Not really into snacking but if do… Chobani Greek yoghurt (usually the passionfruit one)
Or

  • 2 rows of dark choc

Or

  • 2 spoonfuls of Crunchy Mayver’s Sea Salt Peanut butter

Or

  • Green Granny Smith Apple

Jess says:

“These snack options sound delicious! While I definitely enjoy my fair share of chocolate, it can spike blood sugar levels. To make this a more substantial snack, try having 1 row and pair it with a small handful of raw, unsalted nuts. It’s super important to include 2-3 servings of fruit per day, although if enjoyed in the afternoon, it tends to cause sugar cravings later on in the day for some people. Pair this with a dollop of Greek yoghurt or a handful of nuts to add some protein. Spread your peanut butter onto some celery or carrot sticks for an extra serve of veg or smear onto sliced pear or apple – you won’t regret it!”

Dinner

  • Zucchini pasta with beef bolognese (garlic, onion and spinach leaves), Dolmio red wine and garlic pasta sauce with a sprinkle of parmesan and cracked pepper

Or

  • Steak with sweet potato home baked fries, spinach leaves, olive oil and balsamic vinegar with a side of tomato sauce

1/2 x litre of water

nutrition day on a plate
Image via Instagram user @sammibailey

Jess says:

“Zucchini Bolognese has to be one of my favourite dishes for dinner time! Be mindful about which sauce you add as many contain hidden sugars and excess sodium. The best option is to use Passata sauce and flavour it yourself with various herbs and spices or check the ingredient list of store-bought products.
Steak is extremely rich in haem iron and high in protein (opt for organic and grass-fed if possible).

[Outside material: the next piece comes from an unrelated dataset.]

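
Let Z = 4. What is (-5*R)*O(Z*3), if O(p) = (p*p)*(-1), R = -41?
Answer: -29520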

Homemade fries are such a great alternative to fast food places. It’s a great source of complex carbohydrates using olive oil which is rich in anti-inflammatory polyphenols. Swap the tomato sauce for diced tomatoes (check the ingredients only contain tomatoes and salt) or DIY tomato salsa. Alternatively, check out our home-made tomato sauce recipe in the JSHealth app.”

Dessert

  • 2 x big spoons of Crunchy Mayver’s Sea Salt Peanut butter
  • T2 tea Creme Brulee

Jess says:

Peanut butter for dessert – Yum!! I absolutely love herbal tea and it’s such a great way to increase your hydration levels throughout the day. However, the Crème Brulee flavour contains black tea which contains a small amount of caffeine. So close to bedtime, this may cause you sleeping issues and is an excess amount of caffeine for the day if you’re already having 2 double shots. The tea also contains artificial flavourings and sugar – these are both inflammatory and cause result in bloating and increased energy right before it’s sleep time. Opt for herbal teas such as peppermint, chamomile or a dandelion chai with a dash of almond milk.